Maersk Says Automatic Engine Shutdown Led to Container Loss
Maersk provided additional details related to the causes of the incident aboard its vessel the Maersk Eindhoven and the initial recovery plan. The 13,100 TEU vessel is seeking a port of refuge after having suffered a brief power failure that led up to the loss of containers overboard in the Pacific Ocean east of Japan.
In the initial reports of the incident, Maersk said that the vessel had lost power. After reviewing information from the ship, they are now reporting that the ship lost engine propulsion for three to four minutes while sailing 45 nautical miles off Northern Japan on February 17.
“The initial analysis indicates engine oil pressure triggered a safety feature, causing the engines to shut down,” Maersk reports. “No malfunction or maintenance issues have been identified.”
The loss of maneuverability came while the vessel was sailing in heavy seas and resulted in severe rolling. The motion of the vessel caused to 260 containers to be lost overboard and an additional 65 containers to be damaged but remain on deck. The vessel also sustained slight damage.
Propulsion power was quickly restored on the vessel and it appears from the AIS data that she may have resumed course before deciding to return to Asia. The Maersk Eindhoven had departed Xiamen, China sailing to Los Angeles where she was due on March 1 on Maersk’s weekly TP6 Asia/US West coast service.
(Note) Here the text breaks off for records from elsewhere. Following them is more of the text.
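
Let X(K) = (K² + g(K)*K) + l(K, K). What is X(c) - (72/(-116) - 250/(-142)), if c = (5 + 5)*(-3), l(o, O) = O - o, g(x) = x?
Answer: 3703853/2059 ≈ 1798.9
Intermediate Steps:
c = -30 (c = 10*(-3) = -30)
X(K) = 2*K² (X(K) = (K² + K*K) + (K - K) = (K² + K²) + 0 = 2*K² + 0 = 2*K²)
X(c) - (72/(-116) - 250/(-142)) = 2*(-30)² - (72/(-116) - 250/(-142)) = 2*900 - (72*(-1/116) - 250*(-1/142)) = 1800 - (-18/29 + 125/71) = 1800 - 1*2347/2059 = 1800 - 2347/2059 = 3703853/2059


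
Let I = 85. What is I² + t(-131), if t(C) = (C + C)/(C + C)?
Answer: 7226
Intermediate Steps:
t(C) = 1 (t(C) = (2*C)/((2*C)) = (2*C)*(1/(2*C)) = 1)
I² + t(-131) = 85² + 1 = 7225 + 1 = 7226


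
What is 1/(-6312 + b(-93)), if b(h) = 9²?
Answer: -1/6231 ≈ -0.00016049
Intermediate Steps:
b(h) = 81
1/(-6312 + b(-93)) = 1/(-6312 + 81) = 1/(-6231) = -1/6231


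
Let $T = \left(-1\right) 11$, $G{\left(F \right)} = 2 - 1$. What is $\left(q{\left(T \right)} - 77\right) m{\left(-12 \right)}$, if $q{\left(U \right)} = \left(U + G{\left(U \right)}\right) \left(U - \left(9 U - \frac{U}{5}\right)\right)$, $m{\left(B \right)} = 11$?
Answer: $-10285$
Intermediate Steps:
$G{\left(F \right)} = 1$ ($G{\left(F \right)} = 2 - 1 = 1$)
$T = -11$
$q{\left(U \right)} = - \frac{39 U \left(1 + U\right)}{5}$ ($q{\left(U \right)} = \left(U + 1\right) \left(U - \left(9 U - \frac{U}{5}\right)\right) = \left(1 + U\right) \left(U - \left(9 U - U \frac{1}{5}\right)\right) = \left(1 + U\right) \left(U + \left(- 9 U + \frac{U}{5}\right)\right) = \left(1 + U\right) \left(U - \frac{44 U}{5}\right) = \left(1 + U\right) \left(- \frac{39 U}{5}\right) = - \frac{39 U \left(1 + U\right)}{5}$)
$\left(q{\left(T \right)} - 77\right) m{\left(-12 \right)} = \left(\left(- \frac{39}{5}\right) \left(-11\right) \left(1 - 11\right) - 77\right) 11 = \left(\left(- \frac{39}{5}\right) \left(-11\right) \left(-10\right) - 77\right) 11 = \left(-858 - 77\right) 11 = \left(-935\right) 11 = -10285$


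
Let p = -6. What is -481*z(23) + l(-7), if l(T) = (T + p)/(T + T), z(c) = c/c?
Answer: -6721/14 ≈ -480.07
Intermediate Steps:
z(c) = 1
l(T) = (-6 + T)/(2*T) (l(T) = (T - 6)/(T + T) = (-6 + T)/((2*T)) = (-6 + T)*(1/(2*T)) = (-6 + T)/(2*T))
-481*z(23) + l(-7) = -481*1 + (½)*(-6 - 7)/(-7) = -481 + (½)*(-⅐)*(-13) = -481 + 13/14 = -6721/14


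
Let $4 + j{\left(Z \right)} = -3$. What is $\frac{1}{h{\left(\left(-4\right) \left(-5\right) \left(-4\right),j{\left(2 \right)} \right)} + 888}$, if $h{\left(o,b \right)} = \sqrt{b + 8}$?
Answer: $\frac{1}{889} \approx 0.0011249$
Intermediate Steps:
$j{\left(Z \right)} = -7$ ($j{\left(Z \right)} = -4 - 3 = -7$)
$h{\left(o,b \right)} = \sqrt{8 + b}$
$\frac{1}{h{\left(\left(-4\right) \left(-5\right) \left(-4\right),j{\left(2 \right)} \right)} + 888} = \frac{1}{\sqrt{8 - 7} + 888} = \frac{1}{\sqrt{1} + 888} = \frac{1}{1 + 888} = \frac{1}{889}$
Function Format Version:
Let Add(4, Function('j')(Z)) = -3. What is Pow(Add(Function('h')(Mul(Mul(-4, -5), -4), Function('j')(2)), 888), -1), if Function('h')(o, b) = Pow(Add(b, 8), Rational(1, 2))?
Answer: Rational(1, 889) ≈ 0.0011249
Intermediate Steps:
Function('j')(Z) = -7 (Function('j')(Z) = Add(-4, -3) = -7)
Function('h')(o, b) = Pow(Add(8, b), Rational(1, 2))
Pow(Add(Function('h')(Mul(Mul(-4, -5), -4), Function('j')(2)), 888), -1) = Pow(Add(Pow(Add(8, -7), Rational(1, 2)), 888), -1) = Pow(Add(Pow(1, Rational(1, 2)), 888), -1) = Pow(Add(1, 888), -1) = Pow(889, -1) = Rational(1, 889)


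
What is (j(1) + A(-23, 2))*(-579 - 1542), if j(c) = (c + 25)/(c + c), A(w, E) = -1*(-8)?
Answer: -44541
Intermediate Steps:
A(w, E) = 8
j(c) = (25 + c)/(2*c) (j(c) = (25 + c)/((2*c)) = (25 + c)*(1/(2*c)) = (25 + c)/(2*c))
(j(1) + A(-23, 2))*(-579 - 1542) = ((½)*(25 + 1)/1 + 8)*(-579 - 1542) = ((½)*1*26 + 8)*(-2121) = (13 + 8)*(-2121) = 21*(-2121) = -44541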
After the incident, Maersk reports that the vessel is operating normally and is now in calm seas returning to a North Asia port for inspection and repair. While the port of refuge has not been announced, the vessel’s AIS appears to be indicating that she is heading to Yokohama, Japan due to arrive on March 1. The actual destination may however be revised as the line works to secure dock space and make arrangements for the discharge of the damaged containers as well as any repairs that will be required.
Customers are being advised of the situation with the vessel and cargo status. Also, cargo claim consultant WK Webster reports that it has retained cargo surveyors and nautical expertise for inspections when the ship arrives in port. However, it is advising clients that it is unclear at this stage whether General Average will be declared by shipowners.